Chemistry-building starts in the offseason when players have time in abundance. Boston College wide receiver Kobay White wanted to take advantage of every moment he had. When he worked on his timing, it made sense to run routes with Anthony Brown, the Eagles’ projected starting quarterback. But when he just wanted to catch footballs, run drills, and hone skills, sometimes he needed to go to another option.
That’s when backup quarterback Dennis Grosel became his go-to. White didn’t have to worry about whether Grosel would be available.
“He had to come,” White joked. “He didn’t have a choice.”
Grosel was ready whenever White called. Even during the dog days of preseason training when walkthroughs would run late into the night. Practice would finally end, players would shower and leave to get ready for the next day, Grosel would get back to his room, and a ping from White would come as late as 9 p.m.
“I really did mean to tell him right after walkthrough,” White said, trying to muffle his laughter. “As soon as he’d get back to the room, I was like, ‘I’ve got to catch some passes. I didn’t catch enough in practice today.’ ”
But in those extra hours and through those extra reps, Grosel built a level of rapport and trust with his teammates. It now permeates the Eagles’ locker room after Grosel stepped in two weeks ago when Brown suffered a season-ending left knee injury at Louisville.
“This spring I would say is when he kind of really won us over,” White said. “Before, we knew he had ability, but we also saw he had the ability to lead, I would say, in the spring.”
The loss of Brown midway through the season threw a monkey wrench in an already challenging season for the Eagles. Now the keys to the offense will fall into the hands of a redshirt sophomore out of Cleveland’s St. Ignatius High School.
Grosel came to BC as a walk-on in 2017. With plenty of depth at the position, Grosel wasn’t even listed on the depth chart last season.
“Going from as low as I was on the chart, and as low as the situation was to this position, it’s eye-opening,” Grosel said. “It’s humbling to know I was in that position and still make that connection to be fortunate where I am.”
He didn’t see the field last season but showed traits in the spring worthy of a scholarship.
“We put him on scholarship because I thought he had tremendous intangibles,” coach Steve Addazio said. “He’s tough, he’s a leader, he earned the respect of everybody on this football team.”

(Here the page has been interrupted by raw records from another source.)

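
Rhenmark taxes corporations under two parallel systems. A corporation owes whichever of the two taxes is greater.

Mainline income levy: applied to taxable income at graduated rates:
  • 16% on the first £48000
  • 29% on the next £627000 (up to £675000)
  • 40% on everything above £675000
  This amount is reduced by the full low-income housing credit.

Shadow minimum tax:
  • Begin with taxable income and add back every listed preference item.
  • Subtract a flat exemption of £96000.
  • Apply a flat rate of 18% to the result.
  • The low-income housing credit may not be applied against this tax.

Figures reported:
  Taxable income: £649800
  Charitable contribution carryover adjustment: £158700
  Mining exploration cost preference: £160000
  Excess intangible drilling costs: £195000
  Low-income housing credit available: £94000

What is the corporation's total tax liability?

£192150

Shadow minimum tax:
  Adjusted income: £649800 + £158700 + £160000 + £195000 = £1163500
  Less exemption £96000 → base £1067500
  £1067500 × 18% = £192150

Mainline income levy:
  £48000 × 16% = £7680
  £601800 × 29% = £174522
  → £182202
  Less low-income housing credit £94000 → £88202

£192150 > £88202, so the shadow minimum tax is the binding amount.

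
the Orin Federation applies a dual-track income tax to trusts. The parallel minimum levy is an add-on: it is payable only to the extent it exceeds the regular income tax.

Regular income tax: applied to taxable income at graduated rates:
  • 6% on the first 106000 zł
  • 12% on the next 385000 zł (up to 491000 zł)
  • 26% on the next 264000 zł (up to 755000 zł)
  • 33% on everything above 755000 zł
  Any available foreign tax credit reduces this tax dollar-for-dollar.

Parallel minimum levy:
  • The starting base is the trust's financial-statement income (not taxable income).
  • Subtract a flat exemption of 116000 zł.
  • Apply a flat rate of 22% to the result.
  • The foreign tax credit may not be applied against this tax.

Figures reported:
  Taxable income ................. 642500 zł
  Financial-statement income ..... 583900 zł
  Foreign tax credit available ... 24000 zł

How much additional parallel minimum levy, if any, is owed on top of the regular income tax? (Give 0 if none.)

Regular income tax:
  106000 zł × 6% = 6360 zł
  385000 zł × 12% = 46200 zł
  151500 zł × 26% = 39390 zł
  → 91950 zł
  Less foreign tax credit 24000 zł → 67950 zł

Parallel minimum levy:
  Base (financial-statement income): 583900 zł
  Less exemption 116000 zł → base 467900 zł
  467900 zł × 22% = 102938 zł

Excess of parallel minimum levy over regular income tax: 102938 zł − 67950 zł = 34988 zł.

34988 zł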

“He can really throw the football and operate and execute the offense. So the kids know that, they see that, they can tell when guys are genuine and real and Dennis is a genuine guy.”
Grosel’s infectious work ethic built equity with his teammates.
“He kind of motivated a lot of the people to go hard — myself included,” said running back AJ Dillon. “There’s times where I’d kind of coast and everybody doesn’t always want to go every day, but he’d try to get the best out of everybody, and that’s something people respected. Every day, he came out there with some type of intensity to bring others up, and he’s still doing that now.”
Part of what allows Grosel to push his teammates is the fact that he doesn’t take any of his opportunities — practice or game day — for granted.
“I think the root of it is how I got here, and how I came to this position and just really going out and being thankful for where I am, and how I got here and bringing that energy every day,” Grosel said.
The way Grosel’s approach was embraced by teammates epitomized the way the Eagles locker room functions.
“With our team, you get respect by how hard you work, the effort you’re going to put in,” White said. “It doesn’t really matter if you’re a walk-on or whatever you are. If you’re going to put in the work, that’s how you get the respect of the team and I think that’s probably any program.”
Grosel was thrown into the fire against Louisville and impressed not only with his poise but also the three touchdown passes he threw. The week leading into the Louisville game, Grosel took fewer than 10 practice reps with the first team. But he didn’t let the moment overwhelm him.
“That’s difficult to do,” Addazio said. “You’re not getting all the game plan looks. That just speaks to a guy’s mental toughness . . . I think what’s hard for a guy to come in, whether he has the ability or not, is you just don’t get the reps.
“I think what matters is it tells you the grit of a guy, the competitiveness of a guy that has the desire to be great, the desire not to let his team down. I think those things all factor into why players follow guys and believe in guys.”
The circumstances are different, the stakes are higher, but Grosel’s as ready as he was when he answered White’s calls in the offseason.
“I’m a lucky guy to be in this situation and play with these guys and run out of that tunnel every Saturday,’’ Grosel said. “There’s no better feeling. Reminding myself of that is the biggest thing [I do]. It brings my energy level up and I try to be as contagious as possible.”